Tout d’abord, je me suis dit « bien, plus d’hypocrisie, plus de faux-semblants, il assume ses penchants islamistes, le coming-out se poursuit avec tout ce qu’il faut d'audace, même s’il présente une tendance… hum… SM ».
Mais lorsqu’il a ajouté que le peuple algérien était « parfaitement conscient du message du défunt visant à préserver la charia de toutes formes de dérapages l'ayant entamée aux temps du déclin et des croisades », là, j’ai trouvé que la plaisanterie avait assez duré et que la rhétorique elle-même devait avoir envie de vomir. La politique de Khomeiny en Iran est bien plus qu’un dérapage, c’est plutôt une glissade sur la piste noire d’une station de ski.
Et puis j’ai enfin compris.
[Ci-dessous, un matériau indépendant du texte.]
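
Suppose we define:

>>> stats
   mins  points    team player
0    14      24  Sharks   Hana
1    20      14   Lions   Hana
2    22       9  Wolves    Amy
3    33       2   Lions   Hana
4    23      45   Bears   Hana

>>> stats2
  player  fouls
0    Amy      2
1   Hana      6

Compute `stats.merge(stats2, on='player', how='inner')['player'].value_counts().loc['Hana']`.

merge on 'player' (how='inner') → 5 rows:
   mins  points    team player  fouls
0    14      24  Sharks   Hana      6
1    20      14   Lions   Hana      6
2    22       9  Wolves    Amy      2
3    33       2   Lions   Hana      6
4    23      45   Bears   Hana      6
value_counts of player:
player
Hana    4
Amy     1
Name: count, dtype: int64
Taking the value at index 'Hana' gives 4.

4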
J’ai saisi le message que Boutef voulait nous envoyer, à nous ainsi qu’à Khomeiny (que la paix ne soit pas sur lui). Il a semé les indices qui me font m’inquiéter grandement pour son état de santé, non psychologique, mais physique. Bien que nous ayons oublié depuis quelque temps sa fragilité, il n’en reste pas moins que cette admiration de mauvais goût pour un opposant aux libertés fondamentales, pour un homme qui a laissé sur son chemin la désolation ne peut signifier qu’une seule chose :
« Khomeiny, j’arrive, garde-moi une place en Enfer ».
C’est là la seule explication plausible que j’ai trouvée à cet hommage écœurant qu’aucun chef d’Etat digne de ce nom n’aurait jamais osé… de son vivant.